Video di bawah untuk membantu menjawab pertanyaan-pertanyaan buat orang tua / kakak, apa sih bedanya scratch junior dengan scratch? Apa sih syarat-syarat masing-masing? Mana yang lebih sulit dipelajari? Banayk kok kesamaannya, bedanya bisa dilihat di video di bawah (bukan cuma beda maskot kucingnya loh).

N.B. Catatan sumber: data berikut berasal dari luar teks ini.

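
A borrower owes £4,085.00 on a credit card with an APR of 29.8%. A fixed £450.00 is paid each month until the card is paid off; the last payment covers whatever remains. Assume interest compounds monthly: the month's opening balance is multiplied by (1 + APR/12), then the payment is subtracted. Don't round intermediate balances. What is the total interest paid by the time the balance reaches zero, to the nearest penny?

Monthly rate r = 29.8%/12 = 2.48333% = 0.0248333.
Payoff takes n = ⌈−ln(1 − rB₀/P)/ln(1+r)⌉ = ⌈10.414⌉ = 11 payments; the last is £187.53.
Total paid = 10·£450.00 + £187.53 = £4,687.53.
Total interest = total paid − principal = £4,687.53 − £4,085.00 = £602.53.

£602.53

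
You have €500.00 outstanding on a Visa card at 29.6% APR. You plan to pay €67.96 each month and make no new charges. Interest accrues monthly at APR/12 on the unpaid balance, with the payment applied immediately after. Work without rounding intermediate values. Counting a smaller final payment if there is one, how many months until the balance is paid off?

9 payments

Monthly rate r = 29.6%/12 = 2.46667% = 0.0246667.
Recurrence: B ← B·(1+r) − €67.96.
Month 1: interest €12.33; balance after payment €444.37.
Month 2: interest €10.96; balance after payment €387.37.
Closed form: n = −ln(1 − rB₀/P)/ln(1+r) = −ln(0.81852)/ln(1.02467) ≈ 8.218, so the balance reaches zero during payment 9.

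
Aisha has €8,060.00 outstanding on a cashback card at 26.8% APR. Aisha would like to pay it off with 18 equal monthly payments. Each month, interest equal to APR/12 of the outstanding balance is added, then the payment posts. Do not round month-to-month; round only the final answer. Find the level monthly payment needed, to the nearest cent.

€548.71

Monthly rate r = 26.8%/12 = 2.23333% = 0.0223333.
Level-payment amortization: P = B₀·r / (1 − (1+r)^(−n)) = 8060.00·0.0223333 / (1 − 1.02233^(−18)).
Denominator 1 − (1+r)^(−18) = 0.328053622.
P = 180.007 / 0.328053622 ≈ 548.71.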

Untuk website masing-masing:

  • Scratch Jr: www.scratchjr.org
  • Scratch: scratch.mit.edu

Selain perbedaan di atas (video), ada juga kelebihan jika menggunakan Scratch 3.0. Salah satunya bisa koneksi ke hardware / periperal lainnya seperti BBC Micro:bit, Lego, Google Translate (bukan hardware, tetapi service), Text to Speech / Talk (dari AWS / Amazon), dan lainnya.

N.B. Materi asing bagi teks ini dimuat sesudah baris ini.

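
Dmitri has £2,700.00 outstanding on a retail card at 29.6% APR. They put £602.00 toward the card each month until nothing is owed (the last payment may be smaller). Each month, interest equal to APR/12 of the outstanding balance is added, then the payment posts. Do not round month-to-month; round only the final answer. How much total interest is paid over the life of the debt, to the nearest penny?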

  1. Kelompok Usia Sasaran:
    • ScratchJr: Dibuat khusus untuk anak-anak usia 5-7 tahun.
    • Scratch: Dianjurkan untuk anak-anak usia 8 tahun ke atas.
  2. Platform:
    • ScratchJr: Aplikasi mobile yang tersedia untuk tablet, seperti iPad dan tablet Android.
    • Scratch: Berbasis web dan juga tersedia dalam bentuk desktop untuk sistem operasi seperti Windows, macOS, dan Linux.
  3. Antarmuka Pengguna:
    • ScratchJr: Antarmukanya lebih sederhana dan intuitif untuk anak-anak muda. Blok-blok kode berbentuk lebih sederhana dengan gambar yang menggambarkan fungsinya.
    • Scratch: Menawarkan antarmuka yang lebih kompleks dengan lebih banyak fitur dan opsi. Memungkinkan pengguna untuk membuat proyek yang lebih rumit.
  4. Fitur Pemrograman:
    • ScratchJr: Menyediakan subset dari fitur Scratch. Fokus pada konsep dasar pemrograman.
    • Scratch: Menawarkan fitur pemrograman yang lebih lengkap, termasuk variabel, daftar, dan fungsi yang lebih kompleks.
  5. Komunitas dan Berbagi:
    • ScratchJr: Tidak memiliki fitur komunitas atau kemampuan untuk berbagi proyek dengan pengguna lain.
    • Scratch: Memiliki komunitas online besar di mana pengguna dapat berbagi, mengomentari, dan mengkolaborasikan proyek.
  6. Bahasa Pemrograman:
    • ScratchJr: Menggunakan sistem drag-and-drop dengan blok kode yang lebih sederhana dan lebih sedikit.
    • Scratch: Menggunakan sistem drag-and-drop juga, namun dengan lebih banyak blok kode dan kemampuan yang lebih kompleks.
  7. Cerita dan Animasi:
    • ScratchJr: Fokus pada cerita pendek dan animasi sederhana.
    • Scratch: Memungkinkan pembuatan game, cerita interaktif, animasi, dan simulasi yang lebih kompleks.